General Electric and Saudi Aramco have launched a $200,000 challenge to improve the energy efficiency of seawater desalination.

Energy consumption can account for up to 70 per cent of desalination costs, according to a joint statement from the two companies. The goal of the challenge is to identify new ways to lower these costs, through either advances in technology, process improvements or both. The global production of desalinated water uses some 75.2 TWh of electricity a year.
GE’s ecomagination and Aramco Entrepreneurship are running the competition.
The prize will be shared equally among four winners and extra funds will be made available for developing the best ideas.
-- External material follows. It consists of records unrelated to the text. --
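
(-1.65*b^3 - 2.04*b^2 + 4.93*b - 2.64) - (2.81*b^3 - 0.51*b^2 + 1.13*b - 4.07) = -4.46*b^3 - 1.53*b^2 + 3.8*b + 1.43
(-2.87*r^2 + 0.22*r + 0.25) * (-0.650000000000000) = 1.8655*r^2 - 0.143*r - 0.1625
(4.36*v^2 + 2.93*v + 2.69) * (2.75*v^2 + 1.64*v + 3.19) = 11.99*v^4 + 15.2079*v^3 + 26.1111*v^2 + 13.7583*v + 8.5811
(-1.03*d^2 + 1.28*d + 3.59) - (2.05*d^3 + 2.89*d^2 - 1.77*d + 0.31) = -2.05*d^3 - 3.92*d^2 + 3.05*d + 3.28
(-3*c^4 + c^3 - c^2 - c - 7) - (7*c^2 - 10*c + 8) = -3*c^4 + c^3 - 8*c^2 + 9*c - 15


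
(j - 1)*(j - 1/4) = j^2 - 5*j/4 + 1/4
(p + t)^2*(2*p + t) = 2*p^3 + 5*p^2*t + 4*p*t^2 + t^3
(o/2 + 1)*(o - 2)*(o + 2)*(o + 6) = o^4/2 + 4*o^3 + 4*o^2 - 16*o - 24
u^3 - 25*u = u*(u - 5)*(u + 5)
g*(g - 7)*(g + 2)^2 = g^4 - 3*g^3 - 24*g^2 - 28*g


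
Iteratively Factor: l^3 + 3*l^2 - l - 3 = (l - 1)*(l^2 + 4*l + 3) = (l - 1)*(l + 1)*(l + 3)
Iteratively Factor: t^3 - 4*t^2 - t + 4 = (t - 1)*(t^2 - 3*t - 4) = (t - 4)*(t - 1)*(t + 1)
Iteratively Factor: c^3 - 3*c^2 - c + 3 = (c + 1)*(c^2 - 4*c + 3) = (c - 3)*(c + 1)*(c - 1)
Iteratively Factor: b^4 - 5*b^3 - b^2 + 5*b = (b + 1)*(b^3 - 6*b^2 + 5*b) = (b - 1)*(b + 1)*(b^2 - 5*b) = (b - 5)*(b - 1)*(b + 1)*(b)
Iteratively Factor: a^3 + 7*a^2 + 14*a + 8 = (a + 4)*(a^2 + 3*a + 2) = (a + 1)*(a + 4)*(a + 2)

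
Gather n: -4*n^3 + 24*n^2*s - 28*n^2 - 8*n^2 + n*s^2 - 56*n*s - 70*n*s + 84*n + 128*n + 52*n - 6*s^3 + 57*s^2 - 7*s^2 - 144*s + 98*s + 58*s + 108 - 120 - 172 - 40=-4*n^3 + n^2*(24*s - 36) + n*(s^2 - 126*s + 264) - 6*s^3 + 50*s^2 + 12*s - 224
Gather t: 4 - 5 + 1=0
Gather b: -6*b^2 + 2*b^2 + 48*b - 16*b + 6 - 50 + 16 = -4*b^2 + 32*b - 28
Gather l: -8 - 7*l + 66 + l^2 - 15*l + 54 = l^2 - 22*l + 112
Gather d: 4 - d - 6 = -d - 2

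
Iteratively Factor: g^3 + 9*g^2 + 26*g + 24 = (g + 2)*(g^2 + 7*g + 12) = (g + 2)*(g + 4)*(g + 3)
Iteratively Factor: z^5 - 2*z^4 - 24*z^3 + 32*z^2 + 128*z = (z + 2)*(z^4 - 4*z^3 - 16*z^2 + 64*z) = z*(z + 2)*(z^3 - 4*z^2 - 16*z + 64) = z*(z - 4)*(z + 2)*(z^2 - 16) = z*(z - 4)^2*(z + 2)*(z + 4)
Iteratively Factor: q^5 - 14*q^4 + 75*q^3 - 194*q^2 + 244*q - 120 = (q - 5)*(q^4 - 9*q^3 + 30*q^2 - 44*q + 24) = (q - 5)*(q - 2)*(q^3 - 7*q^2 + 16*q - 12) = (q - 5)*(q - 2)^2*(q^2 - 5*q + 6) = (q - 5)*(q - 3)*(q - 2)^2*(q - 2)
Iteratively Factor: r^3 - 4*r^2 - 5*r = (r - 5)*(r^2 + r) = (r - 5)*(r + 1)*(r)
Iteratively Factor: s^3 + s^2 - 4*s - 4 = (s + 2)*(s^2 - s - 2) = (s - 2)*(s + 2)*(s + 1)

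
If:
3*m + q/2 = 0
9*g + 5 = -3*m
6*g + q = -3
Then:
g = -13/24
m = -1/24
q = 1/4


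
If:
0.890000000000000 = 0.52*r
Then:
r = 1.71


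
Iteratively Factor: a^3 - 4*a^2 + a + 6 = (a - 3)*(a^2 - a - 2) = (a - 3)*(a - 2)*(a + 1)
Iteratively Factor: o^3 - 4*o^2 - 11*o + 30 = (o + 3)*(o^2 - 7*o + 10) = (o - 2)*(o + 3)*(o - 5)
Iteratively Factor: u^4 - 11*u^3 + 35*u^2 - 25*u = (u - 1)*(u^3 - 10*u^2 + 25*u) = (u - 5)*(u - 1)*(u^2 - 5*u) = (u - 5)^2*(u - 1)*(u)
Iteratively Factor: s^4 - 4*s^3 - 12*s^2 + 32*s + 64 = (s + 2)*(s^3 - 6*s^2 + 32) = (s - 4)*(s + 2)*(s^2 - 2*s - 8) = (s - 4)^2*(s + 2)*(s + 2)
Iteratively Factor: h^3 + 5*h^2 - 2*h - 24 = (h + 4)*(h^2 + h - 6) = (h - 2)*(h + 4)*(h + 3)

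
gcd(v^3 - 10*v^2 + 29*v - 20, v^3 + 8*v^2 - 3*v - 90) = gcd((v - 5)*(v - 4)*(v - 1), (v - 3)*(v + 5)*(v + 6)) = 1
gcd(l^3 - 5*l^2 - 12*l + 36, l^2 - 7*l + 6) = l - 6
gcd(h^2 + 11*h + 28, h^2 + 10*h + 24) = h + 4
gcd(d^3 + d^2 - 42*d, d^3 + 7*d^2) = d^2 + 7*d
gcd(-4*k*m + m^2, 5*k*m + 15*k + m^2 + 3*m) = 1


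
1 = 1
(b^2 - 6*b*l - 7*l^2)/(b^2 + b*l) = (b - 7*l)/b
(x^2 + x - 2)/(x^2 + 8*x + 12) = (x - 1)/(x + 6)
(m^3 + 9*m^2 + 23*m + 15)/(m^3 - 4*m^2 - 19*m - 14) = (m^2 + 8*m + 15)/(m^2 - 5*m - 14)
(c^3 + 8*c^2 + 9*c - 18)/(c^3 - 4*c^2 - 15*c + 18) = (c + 6)/(c - 6)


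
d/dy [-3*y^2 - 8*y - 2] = -6*y - 8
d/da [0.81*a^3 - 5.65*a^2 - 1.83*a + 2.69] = 2.43*a^2 - 11.3*a - 1.83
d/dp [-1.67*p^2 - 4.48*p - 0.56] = -3.34*p - 4.48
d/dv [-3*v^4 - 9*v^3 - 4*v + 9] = -12*v^3 - 27*v^2 - 4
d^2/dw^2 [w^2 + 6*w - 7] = 2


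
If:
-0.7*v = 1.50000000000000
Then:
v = -2.14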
Aramco Entrepreneurship’s director of special projects, Nabil Al Khowaiter, said he hoped the competition would attract new technologies and industries to Saudi Arabia. GE’s global executive director at ecomagination, Deb Frodl, said: “We hope to inspire scientists, engineers, entrepreneurs and innovators around the world to bring their talents to this effort and help drive greater outcomes for customers.”
Solutions must be innovative, impactful, feasible, and scalable across the globe, the companies said.
Al Khowaiter said the challenge aimed to identify new solutions to lower total desalination costs and emissions through cleaner energy sources, incorporating advanced materials and integrating processes better. Countries around the world are poised to rely more and more heavily on desalination as a means to provide fresh water,” “With current techniques, this increased reliance could contribute dramatically to increased energy use,” he said.
According to the United Nations 2014 World Water Development Report, 25% of Saudi Arabia’s domestic oil and gas production is used to produce water via cogeneration power desalting plants, a figure that may rise to as high as 50% by 2030 if current trends continue.
Projections in the report showed that the energy demand of In Kuwait’s desalination plants in 2035 will be equal to the country’s entire oil production of 2011-12 were current trends to continue.